Don could scarcely wait for the following day, so eager was he to denounce Renwood. He pictured to himself the sensation his revelation would create, and in his mind he saw his enemy an outcast, scorned and taunted and shunned by the village lads.

It was barely eight o’clock the following morning when Don passed the fountain in the village square, being on his way to a grocery store to take an order for his aunt before starting for school. As he came out of the store, Dick Sterndale called to him from the opposite side of the street:

“Come over here, Scott, I want to see you.”

“And you’re the very fellow I’m looking for,” said Don, promptly crossing over.

“I want you to come to the club-room for a short time, Scott,” the captain of the eleven grimly declared, regarding Don in anything but a pleasant manner.

They climbed the stairs, Dick falling in behind.

“He means to give me a call-down for my talk to Renwood,” thought the boy in advance, feeling in his pocket for the captured knife. “I’ll make him change his tune in a hurry.”

Reaching the club-rooms, they found Mayfair and Chatterton there, both of whom regarded Don coldly, not even nodding to him.

“Well, what do you want of me, Sterndale?” demanded the dark-haired lad, ignoring the others.

“I have a few questions to ask you,” said Dick, ominously, closing the door behind them; “and it’s best for you to tell the truth, too.”

“I am not in the habit of lying!” flared the doctor’s son, his face turning crimson; “and I won’t take an insinuation of the sort from you or anybody else, Dick Sterndale!

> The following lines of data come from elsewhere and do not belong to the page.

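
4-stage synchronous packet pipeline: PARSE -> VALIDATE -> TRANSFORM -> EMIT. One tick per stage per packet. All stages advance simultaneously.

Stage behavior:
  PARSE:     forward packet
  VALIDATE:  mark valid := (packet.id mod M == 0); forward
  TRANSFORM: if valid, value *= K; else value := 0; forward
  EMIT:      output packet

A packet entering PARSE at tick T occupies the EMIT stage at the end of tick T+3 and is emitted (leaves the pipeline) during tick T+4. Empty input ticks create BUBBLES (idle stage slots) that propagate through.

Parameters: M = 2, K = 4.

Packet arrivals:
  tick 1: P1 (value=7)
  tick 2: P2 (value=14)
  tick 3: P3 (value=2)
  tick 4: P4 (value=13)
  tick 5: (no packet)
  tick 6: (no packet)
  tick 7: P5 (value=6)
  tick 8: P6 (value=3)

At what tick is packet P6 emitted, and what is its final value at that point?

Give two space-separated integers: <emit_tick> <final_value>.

Answer: 12 12

Derivation:
Tick 1: [PARSE:P1(v=7,ok=F), VALIDATE:-, TRANSFORM:-, EMIT:-] out:-; in:P1
Tick 2: [PARSE:P2(v=14,ok=F), VALIDATE:P1(v=7,ok=F), TRANSFORM:-, EMIT:-] out:-; in:P2
Tick 3: [PARSE:P3(v=2,ok=F), VALIDATE:P2(v=14,ok=T), TRANSFORM:P1(v=0,ok=F), EMIT:-] out:-; in:P3
Tick 4: [PARSE:P4(v=13,ok=F), VALIDATE:P3(v=2,ok=F), TRANSFORM:P2(v=56,ok=T), EMIT:P1(v=0,ok=F)] out:-; in:P4
Tick 5: [PARSE:-, VALIDATE:P4(v=13,ok=T), TRANSFORM:P3(v=0,ok=F), EMIT:P2(v=56,ok=T)] out:P1(v=0); in:-
Tick 6: [PARSE:-, VALIDATE:-, TRANSFORM:P4(v=52,ok=T), EMIT:P3(v=0,ok=F)] out:P2(v=56); in:-
Tick 7: [PARSE:P5(v=6,ok=F), VALIDATE:-, TRANSFORM:-, EMIT:P4(v=52,ok=T)] out:P3(v=0); in:P5
Tick 8: [PARSE:P6(v=3,ok=F), VALIDATE:P5(v=6,ok=F), TRANSFORM:-, EMIT:-] out:P4(v=52); in:P6
Tick 9: [PARSE:-, VALIDATE:P6(v=3,ok=T), TRANSFORM:P5(v=0,ok=F), EMIT:-] out:-; in:-
Tick 10: [PARSE:-, VALIDATE:-, TRANSFORM:P6(v=12,ok=T), EMIT:P5(v=0,ok=F)] out:-; in:-
Tick 11: [PARSE:-, VALIDATE:-, TRANSFORM:-, EMIT:P6(v=12,ok=T)] out:P5(v=0); in:-
Tick 12: [PARSE:-, VALIDATE:-, TRANSFORM:-, EMIT:-] out:P6(v=12); in:-
P6: arrives tick 8, valid=True (id=6, id%2=0), emit tick 12, final value 12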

You want to be careful!”

He was scowling fiercely, but the captain of the eleven, regardless of his threatening manner, sharply asked:

“Where did you go directly after leaving this room last night, Scott?”

“I don’t know that it’s any of your business,” retorted Don, “but I don’t mind telling you. I went home.”

“Did you remain there?”

A sudden sensation of danger assailed Don, and his eyes swiftly scanned the faces of Sterndale and his companions. He discovered that he was being regarded with cold scorn, and an intimation of their thoughts fell upon him.

“Look here, Sterndale,” he said, quickly, turning to the captain, “if you have anything to say to me, just say it at once, without beating round the bush. What are you driving at?”

From behind the door the captain took down three football suits that had been cut and slashed into ribbons, and he kicked out before Don the remains of a football which had been destroyed in a similar manner.

“Do you know anything about this job?” asked Dick, sternly and accusingly.

“Yes!”

They were somewhat surprised by Don’s answer, and Chatterton whispered to Mayfair:

“Bub-bub-by Jinks! he’s gug-going to own up!”

“Oh, you do?” exclaimed Sterndale. “Well, what do you know about it?”

“I know who did it,” declared Don.

“No doubt about that,” muttered Mayfair.

“Who was it?” demanded Dick, watching Scott closely.

Just then footsteps sounded outside and the door opened.

“That fellow there!” rang out Don’s clear voice, as his finger was pointed accusingly at Dolph Renwood, who stood in the doorway.